Витька разменял Филькины рубли на мелочь и сдал карты.
Поставили по пять копеек.
Филька глянул свою первую карту, и в голове мелькнуло радостное предчувствие — это был туз.
Кучерявый азартно ринулся прикупать к восьмёрке, купил шестёрку и добавил к ним вторую восьмёрку.
— Перебор, — огласил результат Витька-банкир.
Аркашка выругался и закурил папироску.
Женька сыграла на «банк», но к десятке Витька выдал ей шестёрку, и она, подумав секунду, остановилась на шестнадцати очках.

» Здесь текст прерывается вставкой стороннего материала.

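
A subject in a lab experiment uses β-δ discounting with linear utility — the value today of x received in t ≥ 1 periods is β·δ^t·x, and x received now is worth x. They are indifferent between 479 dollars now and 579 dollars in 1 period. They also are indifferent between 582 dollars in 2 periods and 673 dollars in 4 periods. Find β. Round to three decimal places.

β ≈ 0.890

From the later pair, β·δ^2·582 = β·δ^4·673; dividing through, δ^2 = 582/673 = 0.86478, so δ = 0.92994.
Substituting δ into 479 = β·δ·579: β = 479/(538.434) ≈ 0.890.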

Банкир открыл свою девятку и добавил к ней ещё одну.
Женька была бита.
Витька срезал себе новую карту и вопросительно взглянул на Фильку.
С деланным равнодушием, тот промолвил:
— И я рискну на «банк», — и, увидев мелькнувшую под «рубашкой» восьмёрку, незамедлительно скомандовал банкомёту:
— Себе!
Витька отвернул очередную девятку и с волнением открыл вторую карту:
— Казна! — злобно сверкнул он глазами, увидев прикупленную восьмёрку.
Игра пошла в одни ворота.
Точнее — два на два.
Выигрывали Филька и Аркашка.
Аркашка даже больше, но главное было то, что катастрофически проигрывались Витька и Женька. Быстро лишившись своей горки денег,
Витька начал скулить, что уже поздно и достал из тапочка «заначку»- последних три рубля.
У Женьки, просто разъяренной неудачами, тоже осталось денег не много, но азарт борьбы толкал её в пекло.
И в этот момент кучерявый Аркашка, в очередной раз принявший на себя обязанности банкира, молча поставил на кон рубль.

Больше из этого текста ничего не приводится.